HIPAA laws enforced throughout Dubuque hospital - KWWL - Eastern Iowa Breaking News, Weather, Closings

HIPAA laws enforced throughout Dubuque hospital

DUBUQUE (KWWL) -- Invasion of privacy. Some University of Iowa employees fired, found to have violated confidential medical records of hospitalized Hawkeyes. Now we talk with officials about patient privacy laws and the rules for all employees.

You'll remember on January 24th, 12 players were hospitalized from symptoms of rhabdomyolysis. The next day, a 13th player went to the hospital for treatment. Shortly after, Iowa officials learned there may have been a security breach, involving the players' confidential medical records. Thursday, three employees were fired for accessing the records electronically, inappropriately. They could face fines and jail time for their actions.

That's because the players were protected under the HIPAA law, the Health Insurance Portability and Accountability Act of 1996. It protects patients' confidentiality of medical information, and makes sure that information is not released by medical professionals

We spoke with officials at The Finley Hospital in Dubuque, they say each year staff members fill out confidentiality agreements. By signing, they agree not to share your password with others and that they won't access information without cause.

"It's becoming more and more important because the public is becoming more aware of that," Director of Health Information Management, Susan Haber said.

She says, now more than ever, patient privacy is just as much a part of the job as the rest, no matter what the case.

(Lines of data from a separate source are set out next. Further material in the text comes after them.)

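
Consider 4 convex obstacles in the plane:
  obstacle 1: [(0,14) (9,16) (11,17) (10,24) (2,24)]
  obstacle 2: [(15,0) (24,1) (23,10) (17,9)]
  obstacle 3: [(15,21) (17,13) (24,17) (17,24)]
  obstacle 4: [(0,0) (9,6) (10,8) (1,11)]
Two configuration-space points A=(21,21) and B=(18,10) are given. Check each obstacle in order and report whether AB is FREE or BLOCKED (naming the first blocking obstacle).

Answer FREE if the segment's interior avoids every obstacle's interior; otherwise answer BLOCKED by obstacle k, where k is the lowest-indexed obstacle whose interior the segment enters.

BLOCKED by obstacle 3

Obstacle 1 [(0,14) (9,16) (11,17) (10,24) (2,24)]:
  edge (0,14)–(9,16): clear
  edge (9,16)–(11,17): clear
  edge (11,17)–(10,24): clear
  edge (10,24)–(2,24): clear
  edge (2,24)–(0,14): clear
  midpoint (39/2,31/2) outside
  → clear
Obstacle 2 [(15,0) (24,1) (23,10) (17,9)]:
  edge (15,0)–(24,1): clear
  edge (24,1)–(23,10): clear
  edge (23,10)–(17,9): clear
  edge (17,9)–(15,0): clear
  midpoint (39/2,31/2) outside
  → clear
Obstacle 3 [(15,21) (17,13) (24,17) (17,24)]:
  edge (15,21)–(17,13): clear
  edge (17,13)–(24,17): crosses AB
  edge (24,17)–(17,24): crosses AB
  edge (17,24)–(15,21): clear
  → BLOCKED
Obstacle 4 [(0,0) (9,6) (10,8) (1,11)]:
  edge (0,0)–(9,6): clear
  edge (9,6)–(10,8): clear
  edge (10,8)–(1,11): clear
  edge (1,11)–(0,0): clear
  midpoint (39/2,31/2) outside
  → clear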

"It is extremely important that all staff, whether it be volunteers, nursing staff, physicians, anyone that has access to phi, which is protected health information, that they are only looking at that on a need to know basis," Haber said.

Haber says the hospital trains every employee about the rules of patient privacy. But she admits that in today's technologically savvy medical world, it's easy to access information.

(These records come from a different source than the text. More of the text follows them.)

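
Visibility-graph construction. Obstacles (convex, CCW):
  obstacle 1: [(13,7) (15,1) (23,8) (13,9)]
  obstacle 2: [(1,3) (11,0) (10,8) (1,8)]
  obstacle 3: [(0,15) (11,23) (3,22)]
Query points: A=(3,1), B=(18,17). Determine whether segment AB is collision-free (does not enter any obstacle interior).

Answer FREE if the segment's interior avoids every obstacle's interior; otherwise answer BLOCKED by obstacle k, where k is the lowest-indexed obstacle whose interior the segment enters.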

"With Facebook and text messaging information can be transferred in a way that extremely fast," Haber said.

On the flip-side, she says it's that very technology that also makes it easy to track down.

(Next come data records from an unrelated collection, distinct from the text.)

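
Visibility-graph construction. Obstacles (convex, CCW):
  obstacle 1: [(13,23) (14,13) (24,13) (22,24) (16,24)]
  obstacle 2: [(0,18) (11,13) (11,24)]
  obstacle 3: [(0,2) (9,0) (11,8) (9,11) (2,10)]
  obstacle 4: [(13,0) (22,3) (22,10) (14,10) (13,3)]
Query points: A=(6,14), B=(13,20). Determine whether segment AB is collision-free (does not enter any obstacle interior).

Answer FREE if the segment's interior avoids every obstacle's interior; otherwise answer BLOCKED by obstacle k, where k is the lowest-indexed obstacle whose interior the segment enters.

BLOCKED by obstacle 2

Obstacle 1 [(13,23) (14,13) (24,13) (22,24) (16,24)]:
  edge (13,23)–(14,13): clear
  edge (14,13)–(24,13): clear
  edge (24,13)–(22,24): clear
  edge (22,24)–(16,24): clear
  edge (16,24)–(13,23): clear
  midpoint (19/2,17) outside
  → clear
Obstacle 2 [(0,18) (11,13) (11,24)]:
  edge (0,18)–(11,13): crosses AB
  edge (11,13)–(11,24): crosses AB
  edge (11,24)–(0,18): clear
  → BLOCKED
Obstacle 3 [(0,2) (9,0) (11,8) (9,11) (2,10)]:
  edge (0,2)–(9,0): clear
  edge (9,0)–(11,8): clear
  edge (11,8)–(9,11): clear
  edge (9,11)–(2,10): clear
  edge (2,10)–(0,2): clear
  midpoint (19/2,17) outside
  → clear
Obstacle 4 [(13,0) (22,3) (22,10) (14,10) (13,3)]:
  edge (13,0)–(22,3): clear
  edge (22,3)–(22,10): clear
  edge (22,10)–(14,10): clear
  edge (14,10)–(13,3): clear
  edge (13,3)–(13,0): clear
  midpoint (19/2,17) outside
  → clear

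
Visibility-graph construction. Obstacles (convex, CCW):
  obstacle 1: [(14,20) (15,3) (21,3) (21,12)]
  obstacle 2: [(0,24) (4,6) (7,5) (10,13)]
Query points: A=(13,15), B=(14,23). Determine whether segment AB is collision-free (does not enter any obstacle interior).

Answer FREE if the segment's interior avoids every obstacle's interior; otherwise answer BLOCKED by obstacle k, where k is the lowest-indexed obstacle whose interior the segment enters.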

"Information can be transferred in a way that extremely fast and the general public doesn't this that it can not be tracked but it definitely can be tracked and traced down to a person. Now you're able to go back and look at who has access this information, what time, what did they access and more specifics," Haber said.

And it's those specifics that will help keep patient privacy a priority. Under current law patient information can be transferred without consent for continued care and for payment purposes; like filing with an insurance company. That piece of the law is expected to change.